La ‘Ciudad del Año’ encarna la voluntad del presidente Xi de materializar un sueño chino ultranacionalista apoyado sobre la riqueza, la fuerza, la tradición y el control político
NotMid 27/12/2025
EDITORIAL
Shanghai se ha convertido en el gran símbolo de la nueva China como escaparate de un proyecto de poder integral –económico, tecnológico, diplomático y militar– cuidadosamente escenificado. En la Ciudad del Año sobre la que ponemos el foco para despedir 2025 confluyen lujo, consumo, memoria revolucionaria y propaganda. Una contradicción que encarna la voluntad del presidente Xi Jinping de materializar un ultranacionalista sueño chino apoyado sobre la riqueza, la fuerza, la tradición y el control político.
El repliegue de Estados Unidos ha abierto un vacío en la escena internacional que Pekín se ha apresurado a ocupar presentándose como «socio fiable» frente a la guerra comercial de Trump. La campaña trata de blanquear su condición de dictadura incompatible con los valores de la democracia occidental y que a menudo practica la competencia desleal. Y Shanghai es el laboratorio desde el que China intenta proyectar esa imagen de modernidad y eficacia: una ciudad que funciona, cadenas de suministro fluidas, tecnología integrada en la vida cotidiana… Su músculo económico es ciertamente apabullante: el mayor puerto de contenedores del planeta; un superávit comercial que supera el billón de dólares; dominio del procesamiento de tierras raras; una industria manufacturera capaz de inundar los mercados globales pese a los aranceles…

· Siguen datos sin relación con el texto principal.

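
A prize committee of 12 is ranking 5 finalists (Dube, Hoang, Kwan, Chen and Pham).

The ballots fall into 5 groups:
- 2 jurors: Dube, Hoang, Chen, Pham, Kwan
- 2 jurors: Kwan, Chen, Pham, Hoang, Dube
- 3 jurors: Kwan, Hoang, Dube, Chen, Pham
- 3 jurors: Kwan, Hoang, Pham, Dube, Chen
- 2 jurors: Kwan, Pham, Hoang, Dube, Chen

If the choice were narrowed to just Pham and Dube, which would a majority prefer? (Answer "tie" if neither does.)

Ballots ranking Pham above Dube: 2 + 3 + 2 = 7.
Ballots ranking Dube above Pham: 12 − 7 = 5.
Pham wins the head-to-head 7–5.

Pham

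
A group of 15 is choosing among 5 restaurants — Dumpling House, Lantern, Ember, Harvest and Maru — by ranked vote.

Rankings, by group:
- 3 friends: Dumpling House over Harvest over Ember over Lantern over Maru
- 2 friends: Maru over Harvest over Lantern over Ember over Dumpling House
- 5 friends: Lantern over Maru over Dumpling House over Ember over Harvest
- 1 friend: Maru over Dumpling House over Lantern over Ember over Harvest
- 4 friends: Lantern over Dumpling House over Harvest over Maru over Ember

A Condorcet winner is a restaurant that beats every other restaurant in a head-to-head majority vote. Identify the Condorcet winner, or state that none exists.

Head-to-head results (15 friends):
Dumpling House–Lantern: Lantern 11–4.
Dumpling House vs Ember: Dumpling House, 13–2.
Dumpling House–Harvest: Dumpling House 13–2.
Dumpling House vs Maru: Maru wins 8–7.
Lantern vs Ember: Lantern wins 12–3.
Lantern vs Harvest: Lantern wins 10–5.
Lantern vs Maru: Lantern, 12–3.
Ember–Harvest: Harvest 9–6.
Ember vs Maru: Maru wins 12–3.
Harvest vs Maru: Maru, 8–7.
Only Lantern has no losses; Lantern is the Condorcet winner.

Lantern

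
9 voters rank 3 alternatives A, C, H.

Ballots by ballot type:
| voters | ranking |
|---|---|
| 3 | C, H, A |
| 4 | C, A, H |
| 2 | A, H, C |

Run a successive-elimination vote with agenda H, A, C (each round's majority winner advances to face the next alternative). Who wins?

Round 1: H vs A — 3–6, A advances.
Round 2: A vs C — 2–7, C advances.
The agenda winner is C.

C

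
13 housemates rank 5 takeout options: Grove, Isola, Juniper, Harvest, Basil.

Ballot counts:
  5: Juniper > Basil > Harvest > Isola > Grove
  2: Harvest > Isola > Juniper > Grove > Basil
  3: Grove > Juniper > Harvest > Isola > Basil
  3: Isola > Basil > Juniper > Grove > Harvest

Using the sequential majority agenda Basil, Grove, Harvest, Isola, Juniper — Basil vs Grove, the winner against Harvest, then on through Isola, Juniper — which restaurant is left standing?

Round 1: Basil vs Grove — 8–5, Basil advances.
Round 2: Basil vs Harvest — 8–5, Basil advances.
Round 3: Basil vs Isola — 5–8, Isola advances.
Round 4: Isola vs Juniper — 5–8, Juniper advances.
Juniper survives the agenda.

Juniper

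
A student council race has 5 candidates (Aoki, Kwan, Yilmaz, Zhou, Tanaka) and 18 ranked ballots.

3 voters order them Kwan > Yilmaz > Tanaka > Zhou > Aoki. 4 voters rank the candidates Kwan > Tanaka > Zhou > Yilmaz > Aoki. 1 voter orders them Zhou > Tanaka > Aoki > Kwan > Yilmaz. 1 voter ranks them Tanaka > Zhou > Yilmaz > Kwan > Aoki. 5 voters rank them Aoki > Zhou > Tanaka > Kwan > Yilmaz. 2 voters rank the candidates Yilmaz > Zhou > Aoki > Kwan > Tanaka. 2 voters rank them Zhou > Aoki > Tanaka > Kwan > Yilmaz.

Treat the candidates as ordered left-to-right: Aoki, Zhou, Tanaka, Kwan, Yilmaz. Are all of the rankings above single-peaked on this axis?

Axis positions: Aoki=1, Zhou=2, Tanaka=3, Kwan=4, Yilmaz=5.
Cluster 1 (peak Kwan at position 4): ranking walks positions 4-5-3-2-1, expanding outward from the peak — single-peaked.
Cluster 2 (peak Kwan at position 4): ranking walks positions 4-3-2-5-1, expanding outward from the peak — single-peaked.
Cluster 3 (peak Zhou at position 2): ranking walks positions 2-3-1-4-5, expanding outward from the peak — single-peaked.
Cluster 4: ranking walks positions 3-2-5-4-1; Yilmaz is ranked above Kwan even though Kwan lies between Yilmaz and the peak Tanaka on the axis — preferences dip and rise again. Not single-peaked.
Cluster 5 (peak Aoki at position 1): ranking walks positions 1-2-3-4-5, expanding outward from the peak — single-peaked.
Cluster 6: ranking walks positions 5-2-1-4-3; Zhou is ranked above Kwan even though Kwan lies between Zhou and the peak Yilmaz on the axis — preferences dip and rise again. Not single-peaked.
Cluster 7 (peak Zhou at position 2): ranking walks positions 2-1-3-4-5, expanding outward from the peak — single-peaked.
Cluster 4 violates single-peakedness, so the profile is not single-peaked on this axis.

no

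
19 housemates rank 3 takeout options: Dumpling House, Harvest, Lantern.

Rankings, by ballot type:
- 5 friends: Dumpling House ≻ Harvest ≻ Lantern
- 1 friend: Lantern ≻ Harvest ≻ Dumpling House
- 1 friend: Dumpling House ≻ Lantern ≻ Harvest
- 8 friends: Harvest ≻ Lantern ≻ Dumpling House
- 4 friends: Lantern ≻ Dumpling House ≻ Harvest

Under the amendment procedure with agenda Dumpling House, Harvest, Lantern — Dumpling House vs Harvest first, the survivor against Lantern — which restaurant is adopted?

Lantern

Round 1: Dumpling House vs Harvest — 10–9, Dumpling House advances.
Round 2: Dumpling House vs Lantern — 6–13, Lantern advances.
The agenda winner is Lantern.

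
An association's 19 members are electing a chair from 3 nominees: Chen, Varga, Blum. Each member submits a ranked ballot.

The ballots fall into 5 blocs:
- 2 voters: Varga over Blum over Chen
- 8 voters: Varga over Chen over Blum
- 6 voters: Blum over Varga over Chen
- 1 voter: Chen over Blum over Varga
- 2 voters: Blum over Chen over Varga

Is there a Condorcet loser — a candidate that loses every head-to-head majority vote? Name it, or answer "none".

Head-to-head results (19 voters):
Chen vs Varga: Varga wins 16–3.
Chen vs Blum: Blum, 10–9.
Varga vs Blum: 10 to 9, Varga.
Chen is beaten in every head-to-head and is the Condorcet loser.

Chen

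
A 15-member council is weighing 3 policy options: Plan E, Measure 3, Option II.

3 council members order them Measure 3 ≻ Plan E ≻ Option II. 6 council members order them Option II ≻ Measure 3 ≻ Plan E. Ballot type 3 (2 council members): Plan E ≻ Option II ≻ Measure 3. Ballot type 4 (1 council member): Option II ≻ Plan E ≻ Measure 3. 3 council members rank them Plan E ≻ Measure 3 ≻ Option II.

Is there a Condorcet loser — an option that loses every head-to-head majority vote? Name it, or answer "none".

Head-to-head results (15 council members):
Plan E vs Measure 3: 2+1+3 = 6 for Plan E, 9 for Measure 3 — Measure 3 by 9–6.
Plan E vs Option II: 8 to 7, Plan E.
Measure 3 vs Option II: Measure 3 preferred on 3+3 = 6 ballots; Option II wins 9–6.
Every option wins at least one matchup (Plan E beats Option II; Measure 3 beats Plan E; Option II beats Measure 3), so there is no Condorcet loser.

none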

A ese poder duro se suman una sofisticada diplomacia y una creciente ambición geopolítica para reordenar el sistema internacional, que también tienen epicentro en Shanghai: allí nació la Organización de Cooperación de Shanghai, reconvertida en plataforma alternativa a las alianzas occidentales. Allí presentó Xi su Iniciativa de Gobernanza Global, arropado por Putin y otros líderes autocráticos. Una serie de inquietantes movimientos estratégicos con los que Pekín quiere reescribir las reglas y rebajar el peso de las democracias liberales, que preocupan a Bruselas y en los que España juega un dudoso papel.
La cercanía de Madrid con Pekín contrasta con la creciente cautela de la UE. Mientras la Comisión impone aranceles, limita plataformas chinas o protege activos sensibles, España se presenta por su cuenta como «puente» entre China y Europa. Una anomalía en la política exterior comunitaria que tiene como exponente a Zapatero: un ex presidente convertido en interlocutor privilegiado de Pekín y ajeno a la rendición de cuentas, cuya presencia en negociaciones sensibles dice mucho de la ligereza con la que Pedro Sánchez maneja una relación que afecta a infraestructuras críticas y seguridad.
No se trata de demonizar a China, un socio insoslayable para la UE, sino de combinar la negociación con la necesaria protección frente a un rival estratégico ante el que Europa tiene que hablar con una sola voz.